We have already discussed in a previous post how diesel is solidly part of Eni’s family and how it is appreciated not only in its fossil forms. In particular, using the words of Giuseppe Ricci, Chief Refining & Marketing Officer, we can now continue exploring the relationship that exists between Eni and biodiesel, with a particular focus on the activity carried out in the Venice area.


Green Diesel: how can 15% renewable be implemented?

The percentage of HVO diesel oil can be increased by up to 30-35%. It has already been successfully tested at 50% on Navy ships and could also be used pure, therefore at 100%, with an exception on density.

What production potential could realistically be guaranteed by the production of algae using photobioreactors? Is it an activity applicable on microscale and in the territory?

Microalgae have a high potential for capturing and transforming CO2 into a biomass, from which a vegetable oil can be extracted suitable for use by our Ecofining technology. The main advantage of algae is the high productivity per hectare compared to traditional crops of oil plants.

If applied on open lagoons they can produce up to 30 tons/ ha/year of algal oil, a much higher quantity than the best oil plant, the palm, which produces around 4-5 tons/ha/year. The application of a photobioreactor-based technology, thanks to greater efficiency, allows to achieve greater productivity, both in terms of algal biomass and oil. Furthermore algae can also be used to make products for nutraceuticals with high added value.

Eni Venice biorefinery. According to Eni, would it make sense for the Venice ATCV to enhance the retrofit of biodiesel-powered engines on lagoon taxis and ferries, based on what has been happening since June 2018?

No retrofit was carried out on the ferries engines; Enidiesel+ is an EN590 diesel fuel that can be used instead of regular diesel. Bench testing on a propulsion engine showed both a reduction in consumption (-3.7%) and a significant reduction in particulate matter, completely in line with previous experiments conducted on public transport vehicles on land.

Venice. Case study. Specificity and potential of the plant: exhausted oils and…

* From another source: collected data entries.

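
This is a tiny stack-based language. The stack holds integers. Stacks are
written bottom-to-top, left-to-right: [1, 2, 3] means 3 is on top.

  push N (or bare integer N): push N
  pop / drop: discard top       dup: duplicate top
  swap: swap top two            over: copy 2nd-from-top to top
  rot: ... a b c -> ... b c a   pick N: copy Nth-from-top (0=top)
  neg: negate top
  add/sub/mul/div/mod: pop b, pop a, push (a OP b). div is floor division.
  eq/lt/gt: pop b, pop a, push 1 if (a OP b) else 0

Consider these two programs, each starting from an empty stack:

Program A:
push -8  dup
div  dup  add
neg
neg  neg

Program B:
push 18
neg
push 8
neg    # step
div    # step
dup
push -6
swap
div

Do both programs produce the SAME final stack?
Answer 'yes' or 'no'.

Program A trace:
  After 'push -8': [-8]
  After 'dup': [-8, -8]
  After 'div': [1]
  After 'dup': [1, 1]
  After 'add': [2]
  After 'neg': [-2]
  After 'neg': [2]
  After 'neg': [-2]
Program A final stack: [-2]

Program B trace:
  After 'push 18': [18]
  After 'neg': [-18]
  After 'push 8': [-18, 8]
  After 'neg': [-18, -8]
  After 'div': [2]
  After 'dup': [2, 2]
  After 'push -6': [2, 2, -6]
  After 'swap': [2, -6, 2]
  After 'div': [2, -3]
Program B final stack: [2, -3]
Same: no

Answer: no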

The objective is to reduce as much as possible the use of palm oil and other raw materials in competition with the food chain, compatibly with the regulatory obligations imposed by European and Italian regulations on biofuels and in accordance with the availability of alternative raw materials.

The current capacity of the Eni biorefinery in Venice is equal to 250 Kt/y of charge (such as palm oil and other vegetable oils, all also certified for sustainability), including around 20% of used and frying vegetable oils (oils to cook, to be clear), animal fats and advanced charges. The capacity can be increased to 540 Kt/y with the inclusion of a hydrogen production plant, able to maximize the processing level. In this context, the possibility of achieving this objective is currently being studied with the construction of a Waste to Hydrogen plant, ie with the gasification of solid urban waste.

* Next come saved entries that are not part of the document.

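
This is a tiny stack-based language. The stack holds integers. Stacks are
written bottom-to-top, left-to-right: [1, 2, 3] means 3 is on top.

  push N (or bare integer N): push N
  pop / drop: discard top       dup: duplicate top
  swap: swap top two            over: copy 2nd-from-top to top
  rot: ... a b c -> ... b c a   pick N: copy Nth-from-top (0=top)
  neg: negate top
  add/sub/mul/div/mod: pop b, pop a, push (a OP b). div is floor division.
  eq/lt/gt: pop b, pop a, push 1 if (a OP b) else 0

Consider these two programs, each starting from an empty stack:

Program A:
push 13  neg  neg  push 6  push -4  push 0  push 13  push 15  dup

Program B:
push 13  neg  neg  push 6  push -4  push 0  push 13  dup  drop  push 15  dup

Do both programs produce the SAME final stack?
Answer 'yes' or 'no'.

Answer: yes

Derivation:
Program A trace:
  After 'push 13': [13]
  After 'neg': [-13]
  After 'neg': [13]
  After 'push 6': [13, 6]
  After 'push -4': [13, 6, -4]
  After 'push 0': [13, 6, -4, 0]
  After 'push 13': [13, 6, -4, 0, 13]
  After 'push 15': [13, 6, -4, 0, 13, 15]
  After 'dup': [13, 6, -4, 0, 13, 15, 15]
Program A final stack: [13, 6, -4, 0, 13, 15, 15]

Program B trace:
  After 'push 13': [13]
  After 'neg': [-13]
  After 'neg': [13]
  After 'push 6': [13, 6]
  After 'push -4': [13, 6, -4]
  After 'push 0': [13, 6, -4, 0]
  After 'push 13': [13, 6, -4, 0, 13]
  After 'dup': [13, 6, -4, 0, 13, 13]
  After 'drop': [13, 6, -4, 0, 13]
  After 'push 15': [13, 6, -4, 0, 13, 15]
  After 'dup': [13, 6, -4, 0, 13, 15, 15]
Program B final stack: [13, 6, -4, 0, 13, 15, 15]
Same: yes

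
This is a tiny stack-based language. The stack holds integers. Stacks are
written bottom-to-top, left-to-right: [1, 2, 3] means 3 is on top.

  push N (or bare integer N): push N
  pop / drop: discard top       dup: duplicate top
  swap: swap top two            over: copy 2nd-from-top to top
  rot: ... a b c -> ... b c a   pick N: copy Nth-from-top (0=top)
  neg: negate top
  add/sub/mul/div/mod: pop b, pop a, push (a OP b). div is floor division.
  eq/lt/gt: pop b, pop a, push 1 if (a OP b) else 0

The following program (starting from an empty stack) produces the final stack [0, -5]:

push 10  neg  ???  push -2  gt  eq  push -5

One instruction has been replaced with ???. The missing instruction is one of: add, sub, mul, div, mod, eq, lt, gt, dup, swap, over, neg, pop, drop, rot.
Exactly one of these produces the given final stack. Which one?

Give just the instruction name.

Answer: dup

Derivation:
Stack before ???: [-10]
Stack after ???:  [-10, -10]
The instruction that transforms [-10] -> [-10, -10] is: dup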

Some data: in 2018 about 75,000 tons of waste cooking oil were collected, almost exclusively produced by the catering and industrial sectors, which represent only 25% of the oil produced in Italy, which amounts to about 280,000 tons per year.

Most of the production takes place therefore in the houses, and the disposal takes place mostly in the discharges because most of the citizens do not know that eliminating the frying oils through the sewer system can involve serious environmental consequences. In addition to clogging the domestic drainage system and the sewage networks with increased maintenance costs, disposal through the sewer system affects the correct operation of the purifiers, increasing purification costs. One liter of oil generates up to 4 kg of sewage sludge which will then have to be managed as waste, can reach the aquifers and make the water unsafe and create pollution of surface waters, ie lakes, rivers and the sea with high damage for the ecosystem.

Some other data coming from the Eni biorefinery in Venice: in 2018 about 20% of the charge was made up of used and frying vegetable oils; about 2.5% from shea oil and about 1% from Matrilox, a residue from green chemistry from the manufacture of biodegradable plastic. In addition, advanced fillers have been successfully tested: soapy pastes (which are residues of the chemical deacidification of vegetable oils), POME (Palm Oil Mill Effluent) which is a regenerated waste coming from the use of palm oil and animal fats.

In terms of quantities, the total advanced alternative fillers processed in Porto Marghera were around 43 million liters, of which about 30 million liters were frying vegetable oils.